Though he doesn’t compromise when it comes to standards and performance, he says, “I believe that giving people space to find solutions for themselves has always been important, but now more than ever, as we live with so much uncertainty. Figuring things out for myself has helped me sharpen my problem-solving abilities and grow my career.”
He recalls the challenge of studying and working full time as one that elevated his ability to lead himself and others: “You have to manage your time and priorities to a high degree to be able to run your academic life, be present at work and give constructive direction at the same time.”
He also believes that leading is about knowing what’s important and what isn’t. For instance, with teams working remotely, the metrics have shifted. “It’s about measuring people on the basis of results rather than on process. That's an important distinction now, and it informs how we are changing the way we measure productivity to account for the way we work differently.”

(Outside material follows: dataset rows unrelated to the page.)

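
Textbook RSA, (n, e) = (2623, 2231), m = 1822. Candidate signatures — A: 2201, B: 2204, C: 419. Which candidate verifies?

B

Candidate A: Squares mod 2623: 2201^1≡2201, 2201^2≡2343, 2201^4≡2333, 2201^8≡164, 2201^16≡666, 2201^32≡269, 2201^64≡1540, 2201^128≡408, 2201^256≡1215, 2201^512≡2099, 2201^1024≡1784, 2201^2048≡957; 2231 = 2048 + 128 + 32 + 16 + 4 + 2 + 1, so 2201^2231 ≡ 957·408·269·666·2333·2343·2201 ≡ 1163 (mod 2623)
Candidate B: Squares mod 2623: 2204^1≡2204, 2204^2≡2443, 2204^4≡924, 2204^8≡1301, 2204^16≡766, 2204^32≡1827, 2204^64≡1473, 2204^128≡508, 2204^256≡1010, 2204^512≡2376, 2204^1024≡680, 2204^2048≡752; 2231 = 2048 + 128 + 32 + 16 + 4 + 2 + 1, so 2204^2231 ≡ 752·508·1827·766·924·2443·2204 ≡ 1822 (mod 2623)
  → matches m = 1822
Candidate C: Squares mod 2623: 419^1≡419, 419^2≡2443, 419^4≡924, 419^8≡1301, 419^16≡766, 419^32≡1827, 419^64≡1473, 419^128≡508, 419^256≡1010, 419^512≡2376, 419^1024≡680, 419^2048≡752; 2231 = 2048 + 128 + 32 + 16 + 4 + 2 + 1, so 419^2231 ≡ 752·508·1827·766·924·2443·419 ≡ 801 (mod 2623)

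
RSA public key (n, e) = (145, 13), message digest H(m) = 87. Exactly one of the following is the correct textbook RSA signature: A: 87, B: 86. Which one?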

He also notes having to kick up things like emotional intelligence to make up for not being able to see each other in the office in person and miss out on the cues of face-to-face communication. “Every person on our team is important and we have made it a point to give extra mental support to those who need it. During a crisis, people respond differently to pressures, and when you still need them to deliver at the highest standards, you need to provide an environment that supports them.”
Outside of work, Nishal enjoys spending time with his wife and two daughters aged 10 and 14, which he got to do even more of during lockdown. “It has been interesting to navigate the boundaries between work and family life; balancing the demands of work and home alongside homeschooling and keeping kids engaged and upbeat.” The biggest upside has been the ability to spend much more time with family and he especially appreciates being able to spend time with his wife, who is an HR professional and has an equally busy job.
For fun and exercise, he still plays soccer for recreation, and if he can’t get onto the field himself, can be found cheering for his favourite teams on TV.